Here, were one to consider value, there are numerous factors which would suggest that the allegation of unfair pricing is unjustified. This is not a case of a trader making bumper profits. On the contrary, this is concerned with undertakings, and particularly the Board, whose prime function is to nurture British horseracing. It is non-profit making. Save for administration costs it feeds back all its income into the promotion and improvement of British horseracing not only for the benefit of the general public but also for the benefit of those who have a commercial interest in the sport including bookmakers like VCI.

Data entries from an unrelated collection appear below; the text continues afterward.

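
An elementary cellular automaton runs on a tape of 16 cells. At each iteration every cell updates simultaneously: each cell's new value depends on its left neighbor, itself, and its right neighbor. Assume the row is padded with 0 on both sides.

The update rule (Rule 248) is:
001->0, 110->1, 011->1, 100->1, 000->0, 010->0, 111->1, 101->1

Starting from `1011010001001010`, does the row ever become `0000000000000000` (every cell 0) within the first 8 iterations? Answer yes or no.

no

0111101000100101
0111110100010010
0111111010001001
0111111101000100
0111111110100010
0111111111010001
0111111111101000
0111111111110100
iteration 8 is 0111111111110100, still not uniform 0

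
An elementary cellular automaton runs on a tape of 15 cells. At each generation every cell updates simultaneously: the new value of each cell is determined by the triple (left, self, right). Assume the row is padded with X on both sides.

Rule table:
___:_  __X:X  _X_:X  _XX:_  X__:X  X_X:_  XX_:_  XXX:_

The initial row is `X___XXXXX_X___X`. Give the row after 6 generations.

X______XXX___X_

generation 1: _X_X______XX_X_
generation 2: _X_XX____X___X_
generation 3: _X___X__XXX_XX_
generation 4: _XX_XXXX_______
generation 5: ________X_____X
generation 6: X______XXX___X_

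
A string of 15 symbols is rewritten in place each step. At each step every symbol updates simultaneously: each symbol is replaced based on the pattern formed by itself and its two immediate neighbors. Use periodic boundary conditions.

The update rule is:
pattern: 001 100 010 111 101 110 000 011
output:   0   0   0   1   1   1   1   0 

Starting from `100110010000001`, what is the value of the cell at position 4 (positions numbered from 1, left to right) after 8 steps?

1

100010000111100
001000110011100
100010010001101
101000000100110
010011110000011
100001110111001
101100111011000
010100011101010
position 4 holds 1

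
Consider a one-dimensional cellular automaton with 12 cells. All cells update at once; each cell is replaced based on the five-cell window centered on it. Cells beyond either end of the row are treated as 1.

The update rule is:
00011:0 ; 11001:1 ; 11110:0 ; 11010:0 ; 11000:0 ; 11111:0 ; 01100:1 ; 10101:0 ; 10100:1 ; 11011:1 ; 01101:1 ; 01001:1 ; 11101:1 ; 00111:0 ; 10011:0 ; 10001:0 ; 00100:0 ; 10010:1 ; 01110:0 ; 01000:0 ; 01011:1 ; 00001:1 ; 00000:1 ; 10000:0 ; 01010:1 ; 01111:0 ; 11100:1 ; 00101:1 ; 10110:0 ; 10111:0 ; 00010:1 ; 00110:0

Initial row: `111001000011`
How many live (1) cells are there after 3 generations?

generation 1: 001110001000
generation 2: 100010010000
generation 3: 100101100010
count of 1: 5

5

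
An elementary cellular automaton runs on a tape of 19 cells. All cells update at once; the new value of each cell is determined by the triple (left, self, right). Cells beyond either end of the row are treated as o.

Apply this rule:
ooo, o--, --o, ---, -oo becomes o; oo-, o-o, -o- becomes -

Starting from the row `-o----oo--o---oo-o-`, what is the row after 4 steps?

step 1: --ooooo-oo-oooo----
step 2: oooooo--o--ooo-oooo
step 3: ooooo-oo-oooo--oooo
step 4: oooo--o--ooo-oooooo

oooo--o--ooo-oooooo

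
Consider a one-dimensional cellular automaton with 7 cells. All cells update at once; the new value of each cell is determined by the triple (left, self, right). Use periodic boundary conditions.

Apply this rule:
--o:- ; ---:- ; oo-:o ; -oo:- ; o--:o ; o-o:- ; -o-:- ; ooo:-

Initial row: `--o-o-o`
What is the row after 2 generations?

generation 1: o------
generation 2: -o-----

-o-----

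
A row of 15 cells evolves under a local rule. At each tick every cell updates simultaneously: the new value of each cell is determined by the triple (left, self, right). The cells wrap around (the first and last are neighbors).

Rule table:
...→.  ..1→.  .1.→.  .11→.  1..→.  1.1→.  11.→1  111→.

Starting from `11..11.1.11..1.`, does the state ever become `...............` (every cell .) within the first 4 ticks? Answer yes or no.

yes

.1...1....1....
...............
all cells are . at tick 2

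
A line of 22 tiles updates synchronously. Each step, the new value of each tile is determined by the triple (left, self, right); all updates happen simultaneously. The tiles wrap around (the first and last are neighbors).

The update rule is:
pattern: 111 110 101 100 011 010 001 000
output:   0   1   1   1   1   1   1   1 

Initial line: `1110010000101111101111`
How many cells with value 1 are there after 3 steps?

14

0011111111111000111000
1110000000001111101111
0011111111111000111000
count of 1: 14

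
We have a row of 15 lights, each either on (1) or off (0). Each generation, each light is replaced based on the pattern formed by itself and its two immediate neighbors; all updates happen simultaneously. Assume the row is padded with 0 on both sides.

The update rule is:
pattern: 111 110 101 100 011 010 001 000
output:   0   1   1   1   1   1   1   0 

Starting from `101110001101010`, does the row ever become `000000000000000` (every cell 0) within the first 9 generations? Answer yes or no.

generation 1: 111011011111111
generation 2: 101111110000001
generation 3: 111000011000011
generation 4: 101100111100111
generation 5: 111111100111101
generation 6: 100000111100111
generation 7: 110001100111101
generation 8: 111011111100111
generation 9: 101110000111101
generation 9 is 101110000111101, still not uniform 0

no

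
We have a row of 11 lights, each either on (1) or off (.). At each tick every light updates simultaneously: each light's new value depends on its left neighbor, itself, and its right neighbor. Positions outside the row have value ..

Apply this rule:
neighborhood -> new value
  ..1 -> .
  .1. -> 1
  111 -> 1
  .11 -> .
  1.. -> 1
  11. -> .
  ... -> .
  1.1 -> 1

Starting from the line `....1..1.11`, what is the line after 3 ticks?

tick 1: ....11.11..
tick 2: ......1..1.
tick 3: ......11.11

......11.11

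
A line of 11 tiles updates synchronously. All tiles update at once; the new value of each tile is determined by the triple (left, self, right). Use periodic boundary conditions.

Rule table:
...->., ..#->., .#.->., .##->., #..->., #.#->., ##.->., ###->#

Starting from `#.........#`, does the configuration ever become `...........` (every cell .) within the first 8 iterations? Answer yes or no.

yes

iteration 1: ...........
all cells are . at iteration 1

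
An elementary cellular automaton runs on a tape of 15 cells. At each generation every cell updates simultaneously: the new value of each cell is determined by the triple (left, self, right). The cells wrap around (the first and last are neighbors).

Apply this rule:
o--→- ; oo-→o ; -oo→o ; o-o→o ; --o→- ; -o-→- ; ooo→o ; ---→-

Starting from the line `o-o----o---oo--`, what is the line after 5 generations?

-o---------oo--
-----------oo--
-----------oo--  (fixed point — unchanged through generation 5)

-----------oo--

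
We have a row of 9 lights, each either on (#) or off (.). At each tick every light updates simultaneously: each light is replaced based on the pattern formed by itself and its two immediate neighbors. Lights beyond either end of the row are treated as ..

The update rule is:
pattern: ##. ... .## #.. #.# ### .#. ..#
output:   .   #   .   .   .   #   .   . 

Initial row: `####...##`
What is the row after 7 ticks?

.##..#...
.......##
######...
.####..##
..##.....
#....####
..##..##.

..##..##.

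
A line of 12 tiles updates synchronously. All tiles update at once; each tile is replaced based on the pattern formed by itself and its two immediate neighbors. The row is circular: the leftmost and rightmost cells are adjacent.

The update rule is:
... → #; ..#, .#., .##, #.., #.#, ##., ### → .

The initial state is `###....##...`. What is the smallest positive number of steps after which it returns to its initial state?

....##....#.
###....##...

2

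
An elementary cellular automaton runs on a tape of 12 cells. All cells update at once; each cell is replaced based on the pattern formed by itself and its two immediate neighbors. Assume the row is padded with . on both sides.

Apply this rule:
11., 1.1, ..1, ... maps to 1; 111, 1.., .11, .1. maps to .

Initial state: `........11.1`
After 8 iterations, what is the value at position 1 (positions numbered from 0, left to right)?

.

11111111.11.
.......11.1.
1111111.11..
......11.1.1
111111.11.1.
.....11.11..
11111.11.1.1
....11.11.1.
position 1 holds .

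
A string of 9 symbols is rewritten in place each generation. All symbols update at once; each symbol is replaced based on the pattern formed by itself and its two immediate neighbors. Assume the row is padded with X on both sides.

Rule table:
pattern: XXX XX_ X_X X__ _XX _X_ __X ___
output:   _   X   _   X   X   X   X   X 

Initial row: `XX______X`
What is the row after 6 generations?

generation 1: _XXXXXXXX
generation 2: _X_______
generation 3: _XXXXXXXX  (repeats generation 1; period 2)
generation 6: _X_______

_X_______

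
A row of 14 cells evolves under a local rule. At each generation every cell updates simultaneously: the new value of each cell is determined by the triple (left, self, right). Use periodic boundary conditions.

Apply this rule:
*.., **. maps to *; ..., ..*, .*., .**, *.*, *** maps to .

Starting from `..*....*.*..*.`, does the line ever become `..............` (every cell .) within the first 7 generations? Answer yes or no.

no

...*......*..*
*...*......*..
.*...*......*.
..*...*......*
*..*...*......
.*..*...*.....
..*..*...*....
generation 7 is ..*..*...*...., still not uniform .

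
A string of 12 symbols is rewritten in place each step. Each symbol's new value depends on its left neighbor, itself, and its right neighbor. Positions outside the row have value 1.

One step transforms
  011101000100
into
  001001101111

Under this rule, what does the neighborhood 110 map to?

0

At position 3 the neighborhood is 110; the next row has 0 there.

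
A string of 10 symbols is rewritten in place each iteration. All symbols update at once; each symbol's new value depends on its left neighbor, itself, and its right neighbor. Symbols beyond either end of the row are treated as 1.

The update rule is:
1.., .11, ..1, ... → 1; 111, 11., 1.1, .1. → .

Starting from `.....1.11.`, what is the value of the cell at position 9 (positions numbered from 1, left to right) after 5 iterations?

11111..1..
.....11.11
111111..1.
......11..
1111111.11
position 9 holds 1

1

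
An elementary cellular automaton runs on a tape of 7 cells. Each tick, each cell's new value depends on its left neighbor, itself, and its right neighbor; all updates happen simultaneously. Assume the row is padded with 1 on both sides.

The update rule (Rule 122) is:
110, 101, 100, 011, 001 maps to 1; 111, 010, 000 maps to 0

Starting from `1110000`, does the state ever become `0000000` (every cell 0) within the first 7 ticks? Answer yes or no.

yes

tick 1: 0011001
tick 2: 1111111
tick 3: 0000000
all cells are 0 at tick 3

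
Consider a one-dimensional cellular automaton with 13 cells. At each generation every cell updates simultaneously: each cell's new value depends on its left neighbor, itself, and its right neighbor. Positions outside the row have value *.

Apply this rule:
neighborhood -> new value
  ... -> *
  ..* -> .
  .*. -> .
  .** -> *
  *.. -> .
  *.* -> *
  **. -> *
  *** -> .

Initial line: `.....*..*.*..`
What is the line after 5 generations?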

For example, Mr Brand, Finance Director of the Board, explains that BHB introduced a Development Fund to ensure that a small but significant number of higher-value races, intended to serve a specific race planning role, either continue to be run or are introduced into the programme at values which reflect the ability of the horses for which they are intended. These are often the ‘stepping stone’ races in the middle to upper tiers of the pyramid of races run and provide opportunities for the stratum of horses that might otherwise have been exported to countries, such as the US and Hong Kong, where a greater number of options for such horses existed. He says that this is important to British Racing because, without this pyramid, BHB will fall short of its aim of delivering the opportunity for horses of all ages to develop and excel, and the overall quality of British Racing will suffer, and thus a potential exodus of horses abroad will be triggered. There are other programmes undertaken by the Development Fund which are designed to improve the quality, variety and spread of the horseracing. Furthermore Mr Brand explains how some of BHB’s income is channelled into Owners' premiums which help to encourage breeding of British horses and Bloodstock sales. Funds are also made available for direct marketing of British horseracing, thereby increasing the vigour of the whole industry, into scientific research and a number of other programmes all of which are designed to benefit the industry as a whole.
All of this expenditure, to a greater or lesser extent, benefits bookmakers as well as others. It is the sort of matter which would have to be taken into account if the court were to consider whether or not the charges for the Pre-Race Data were unfair. What is clear is that VCI’s approach ignores all of this. It does so because it ignores the necessity of proving that prices are unfair and considers only whether they are high.
On the material before me, there is nothing to suggest that VCI have formulated a viable argument that BHB has breached either section 18 or Article 82.
For these reasons, I do not think it is necessary to consider Mr Vaughan’s other arguments.
In the result I will not give VCI permission to join PA or to amend its pleadings to allege breaches of Article 82 or section 18. It follows that it is also not necessary to consider further the application for an interim injunction.